Alien Vs. Predator
starring Samaa Latham, Raoul Bova, Lance Henriksen, Ewen Bremner, Colin Salmon, Tommy Flanagan, Carsten Norgaard, Tom Woodruff, Jr. and Ian Whyte
written by Paul S. Anderson
directed by Paul S. Anderson
I first saw this movie last summer in a movie theater and so I knew it was supremely silly when I decided to rent it on video and watch it again at home. And let me say right away that in the contest between the Alien and the Predator I side with the manoid Predator. But it was better diversionary entertainment than Secret Window, which I rented at the same time. Predator and Alien are the best, scariest extra terrestrials to come out of Hollywoodin the last couple of decades, and the question of which is better is not settled in this movie. By the end of it we are still left with the possibility of an “Alien Vs. Predator 2.”

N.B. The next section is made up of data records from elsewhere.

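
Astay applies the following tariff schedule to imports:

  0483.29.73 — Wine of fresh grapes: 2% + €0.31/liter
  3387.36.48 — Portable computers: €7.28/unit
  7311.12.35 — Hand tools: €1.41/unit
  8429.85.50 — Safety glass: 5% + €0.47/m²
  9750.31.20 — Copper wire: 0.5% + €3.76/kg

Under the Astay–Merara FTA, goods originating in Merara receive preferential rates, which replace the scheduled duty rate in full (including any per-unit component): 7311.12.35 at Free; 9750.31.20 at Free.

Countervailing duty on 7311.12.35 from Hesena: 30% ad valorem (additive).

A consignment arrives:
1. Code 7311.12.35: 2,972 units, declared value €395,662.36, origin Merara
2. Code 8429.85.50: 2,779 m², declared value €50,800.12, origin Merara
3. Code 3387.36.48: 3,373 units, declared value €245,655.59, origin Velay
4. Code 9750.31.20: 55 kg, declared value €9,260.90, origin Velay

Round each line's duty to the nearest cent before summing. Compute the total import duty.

€28,654.68

Line 1 (7311.12.35, Merara, 2,972 units, €395,662.36):
Base rate for 7311.12.35 is €1.41/unit.
Origin Merara qualifies under the Astay–Merara agreement and 7311.12.35 is covered: preferential rate Free applies instead.
The additional-duty order on 7311.12.35 targets Hesena, not Merara; it does not apply.
Duty = €395,662.36 × 0% = €0.00.
Line 2 (8429.85.50, Merara, 2,779 m², €50,800.12):
Base rate for 8429.85.50 is 5% + €0.47/m².
Origin Merara is the FTA partner but 8429.85.50 is not on the preference list; base rate stands.
Duty = €50,800.12 × 5% + 2,779 × €0.47 = €3,846.14.
Line 3 (3387.36.48, Velay, 3,373 units, €245,655.59):
Base rate for 3387.36.48 is €7.28/unit.
Duty = 3,373 × €7.28 = €24,555.44.
Line 4 (9750.31.20, Velay, 55 kg, €9,260.90):
Base rate for 9750.31.20 is 0.5% + €3.76/kg.
9750.31.20 has an FTA preferential rate, but origin Velay is not Merara; base rate stands.
Duty = €9,260.90 × 0.5% + 55 × €3.76 = €253.10.
Total = €0.00 + €3,846.14 + €24,555.44 + €253.10 = €28,654.68.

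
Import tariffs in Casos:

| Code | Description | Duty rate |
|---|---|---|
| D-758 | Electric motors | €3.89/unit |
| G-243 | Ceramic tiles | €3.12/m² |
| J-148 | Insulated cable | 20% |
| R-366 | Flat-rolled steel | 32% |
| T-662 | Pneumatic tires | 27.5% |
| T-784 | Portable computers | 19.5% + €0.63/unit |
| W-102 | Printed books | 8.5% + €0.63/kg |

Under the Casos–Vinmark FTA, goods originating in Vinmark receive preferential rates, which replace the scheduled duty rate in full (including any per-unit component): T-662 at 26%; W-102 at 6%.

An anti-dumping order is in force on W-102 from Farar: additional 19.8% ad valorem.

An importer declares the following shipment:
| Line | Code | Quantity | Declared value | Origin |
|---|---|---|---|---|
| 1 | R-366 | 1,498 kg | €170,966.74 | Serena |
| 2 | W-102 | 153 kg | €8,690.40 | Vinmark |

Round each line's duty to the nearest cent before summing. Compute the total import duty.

Line 1 (R-366, Serena, 1,498 kg, €170,966.74):
Base rate for R-366 is 32%.
Duty = €170,966.74 × 32% = €54,709.36.
Line 2 (W-102, Vinmark, 153 kg, €8,690.40):
Base rate for W-102 is 8.5% + €0.63/kg.
Origin Vinmark qualifies under the Casos–Vinmark agreement and W-102 is covered: preferential rate 6% applies instead.
The additional-duty order on W-102 targets Farar, not Vinmark; it does not apply.
Duty = €8,690.40 × 6% = €521.42.
Total = €54,709.36 + €521.42 = €55,230.78.

€55,230.78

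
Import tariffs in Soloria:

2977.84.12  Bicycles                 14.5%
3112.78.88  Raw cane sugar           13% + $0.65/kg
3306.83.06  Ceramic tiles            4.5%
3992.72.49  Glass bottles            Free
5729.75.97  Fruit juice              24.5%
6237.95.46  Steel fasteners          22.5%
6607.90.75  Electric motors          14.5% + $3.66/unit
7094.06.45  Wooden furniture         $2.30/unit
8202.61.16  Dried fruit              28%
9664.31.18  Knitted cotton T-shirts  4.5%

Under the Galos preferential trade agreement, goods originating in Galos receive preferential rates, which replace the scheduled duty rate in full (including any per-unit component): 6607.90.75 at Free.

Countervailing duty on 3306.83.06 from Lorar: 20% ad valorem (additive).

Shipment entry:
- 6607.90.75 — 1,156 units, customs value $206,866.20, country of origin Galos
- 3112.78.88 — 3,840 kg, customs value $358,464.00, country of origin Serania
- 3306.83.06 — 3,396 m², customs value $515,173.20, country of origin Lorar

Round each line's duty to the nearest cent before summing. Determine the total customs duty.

$175,313.75

Line 1 (6607.90.75, Galos, 1,156 units, $206,866.20):
Base rate for 6607.90.75 is 14.5% + $3.66/unit.
Origin Galos qualifies under the Soloria–Galos agreement and 6607.90.75 is covered: preferential rate Free applies instead.
Duty = $206,866.20 × 0% = $0.00.
Line 2 (3112.78.88, Serania, 3,840 kg, $358,464.00):
Base rate for 3112.78.88 is 13% + $0.65/kg.
Duty = $358,464.00 × 13% + 3,840 × $0.65 = $49,096.32.
Line 3 (3306.83.06, Lorar, 3,396 m², $515,173.20):
Base rate for 3306.83.06 is 4.5%.
Additional duty on 3306.83.06 from Lorar: +20%. Applied ad valorem rate: 4.5% + 20% = 24.5%.
Duty = $515,173.20 × 24.5% = $126,217.43.
Total = $0.00 + $49,096.32 + $126,217.43 = $175,313.75.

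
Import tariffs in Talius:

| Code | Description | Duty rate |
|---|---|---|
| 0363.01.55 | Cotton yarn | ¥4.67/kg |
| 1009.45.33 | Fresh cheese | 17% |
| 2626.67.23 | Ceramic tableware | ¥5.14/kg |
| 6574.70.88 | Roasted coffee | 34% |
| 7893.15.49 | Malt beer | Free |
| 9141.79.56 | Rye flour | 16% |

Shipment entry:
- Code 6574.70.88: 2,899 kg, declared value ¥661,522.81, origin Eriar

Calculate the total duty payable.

Line 1 (6574.70.88, Eriar, 2,899 kg, ¥661,522.81):
Base rate for 6574.70.88 is 34%.
Duty = ¥661,522.81 × 34% = ¥224,917.76.

¥224,917.76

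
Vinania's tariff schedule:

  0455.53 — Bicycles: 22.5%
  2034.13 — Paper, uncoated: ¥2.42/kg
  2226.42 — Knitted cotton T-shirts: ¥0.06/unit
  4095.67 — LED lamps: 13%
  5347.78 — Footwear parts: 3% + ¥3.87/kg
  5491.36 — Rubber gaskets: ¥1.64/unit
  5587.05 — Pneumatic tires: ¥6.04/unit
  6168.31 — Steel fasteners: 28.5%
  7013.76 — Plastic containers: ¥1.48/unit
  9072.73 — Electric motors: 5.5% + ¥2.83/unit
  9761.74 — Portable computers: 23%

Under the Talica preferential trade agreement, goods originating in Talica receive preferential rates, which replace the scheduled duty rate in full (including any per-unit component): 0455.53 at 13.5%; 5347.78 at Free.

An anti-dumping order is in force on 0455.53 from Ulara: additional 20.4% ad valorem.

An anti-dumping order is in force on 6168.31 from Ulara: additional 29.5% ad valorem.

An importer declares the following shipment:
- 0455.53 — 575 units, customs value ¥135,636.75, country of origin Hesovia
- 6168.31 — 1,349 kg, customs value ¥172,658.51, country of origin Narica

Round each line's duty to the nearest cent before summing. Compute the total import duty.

¥79,725.95

Line 1 (0455.53, Hesovia, 575 units, ¥135,636.75):
Base rate for 0455.53 is 22.5%.
0455.53 has an FTA preferential rate, but origin Hesovia is not Talica; base rate stands.
The additional-duty order on 0455.53 targets Ulara, not Hesovia; it does not apply.
Duty = ¥135,636.75 × 22.5% = ¥30,518.27.
Line 2 (6168.31, Narica, 1,349 kg, ¥172,658.51):
Base rate for 6168.31 is 28.5%.
The additional-duty order on 6168.31 targets Ulara, not Narica; it does not apply.
Duty = ¥172,658.51 × 28.5% = ¥49,207.68.
Total = ¥30,518.27 + ¥49,207.68 = ¥79,725.95.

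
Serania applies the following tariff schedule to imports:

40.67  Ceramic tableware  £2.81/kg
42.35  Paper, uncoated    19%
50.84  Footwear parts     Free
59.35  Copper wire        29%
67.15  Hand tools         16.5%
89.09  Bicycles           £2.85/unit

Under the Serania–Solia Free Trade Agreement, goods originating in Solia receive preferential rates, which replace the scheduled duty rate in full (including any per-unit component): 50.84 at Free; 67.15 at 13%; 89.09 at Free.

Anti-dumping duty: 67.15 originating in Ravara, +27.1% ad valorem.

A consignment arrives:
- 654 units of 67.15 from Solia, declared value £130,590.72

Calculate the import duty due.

Line 1 (67.15, Solia, 654 units, £130,590.72):
Base rate for 67.15 is 16.5%.
Origin Solia qualifies under the Serania–Solia agreement and 67.15 is covered: preferential rate 13% applies instead.
The additional-duty order on 67.15 targets Ravara, not Solia; it does not apply.
Duty = £130,590.72 × 13% = £16,976.79.

£16,976.79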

Moviegoers are asked to forget what they know from Alien and Predator. Originally, the Alien films starring Sigourney Weaver were set a couple of centuries in the future. But in AVP the Alien is brought back into the present. Next, Predatorfans remember that the original explanation of the Predator is that he was a hunter attracted to heat and violence. But AVP rewrites the premise and paints the Predator as an ancient alien visitor to Earth who is responsible for the first Earth civilization and who taught humans how to build pyramids.
Lance Henriksen is the most interesting element here. In the original Alien movie he played the android, Bishop, whom Ripley hates. In AVP the same actor, Henriksen, plays Charles Bishop Weyland, a leader in the modern robotics industry. So it is funny that Bishop is cloned in the form of future androids that also take his name. It’s a neat way of recycling an actor who has been around Hollywood long enough - kind of like getting an actor to play himself in a movie about his own life, or something.